In “A Tent on the Porch” (July/August) Wilfred M. McClay wonders if the myth of the West is vital and nourishing to the American mind or really nothing more than self-deception. While this and other questions raised by Frederick Jackson Turner’s essay are still debated, it is interesting to see how a “frontier consciousness” has informed some of our greatest literary minds. F. Scott Fitzgerald writes, through his narrator Nick Carraway, in The Great Gatsby : “…for a transitory enchanted moment man must have held his breath in the presence of this continent, compelled into an aesthetic contemplation he neither understood nor desired, face to face for the last time in history with something commensurate to his capacity for wonder.” Carraway, like Fitzgerald and Turner, is from the Midwest (“the ragged edge of the universe”) and is drawn to the East by “civilization.” But he retreats to the West in the end, disillusioned by the excesses of the Jazz Age. Turner stuck it out in the East, occasionally taking refuge in the tent on his porch.
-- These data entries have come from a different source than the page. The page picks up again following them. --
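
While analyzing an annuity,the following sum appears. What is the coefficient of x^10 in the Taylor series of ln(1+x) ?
ln(1+x)=Σ (-1)^(n+1) x^n/n
Coefficient of x^10=(-1)^11/10=-1/10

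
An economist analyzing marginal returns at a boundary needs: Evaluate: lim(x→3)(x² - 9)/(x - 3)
Factor: (x² - 9) = (x-3)(x + 3)
Cancel (x-3): lim(x→3) (x + 3) = 6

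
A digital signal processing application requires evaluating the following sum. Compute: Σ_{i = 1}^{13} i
Using formula: Σ i^1 = n(n + 1)/2 = 13·14/2 = 91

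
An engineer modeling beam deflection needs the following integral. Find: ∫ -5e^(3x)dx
Since d/dx[e^(3x)] = 3e^(3x), we get -5/3 e^(3x) + C

Answer: (-5/3)e^(3x) + C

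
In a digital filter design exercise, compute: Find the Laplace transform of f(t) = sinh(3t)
L{sinh(at)}=a/(s²-a²)
L{sinh(3t)}=3/(s²-9)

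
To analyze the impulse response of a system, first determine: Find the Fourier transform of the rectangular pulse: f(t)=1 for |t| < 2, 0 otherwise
F(omega) = integral from -2 to 2 of e^(-j*omega*t) dt
= 2*sin(2*omega)/omega = 4*sinc(2*omega/pi)

Answer: 2*sin(2*omega)/omega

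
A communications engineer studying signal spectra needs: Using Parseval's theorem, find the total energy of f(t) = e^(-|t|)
Parseval's theorem: E=integral |f(t)|^2 dt=(1/2pi) integral |F(omega)|^2 domega
E=integral_{-inf}^{inf} e^(-2|t|) dt=2*integral_0^inf e^(-2t) dt=2/(2*1)=1/1

Answer: 1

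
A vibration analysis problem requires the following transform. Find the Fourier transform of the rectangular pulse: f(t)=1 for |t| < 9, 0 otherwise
F(omega)=integral from -9 to 9 of e^(-j * omega * t) dt
=2 * sin(9 * omega)/omega=18 * sinc(9 * omega/pi)

Answer: 2 * sin(9 * omega)/omega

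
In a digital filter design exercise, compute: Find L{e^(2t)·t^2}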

Robert Penn Warren’s All the King’s Men is another good example of twentieth-century American literature that incorporates frontier themes. Jack Burden, the disillusioned narrator, finds himself “in the West, at the end of History, the Last Man on that Last Coast.…” Certainly there are hundreds of similar examples in American literature.
Turner’s frontier thesis helped engender the myth of the West, which some consider a “barrier against the unpleasing truth.” But it also identified an important force acting on the American psyche, and it fed the minds of some very talented artists. For this I am thankful, and for McClay’s enjoyable article.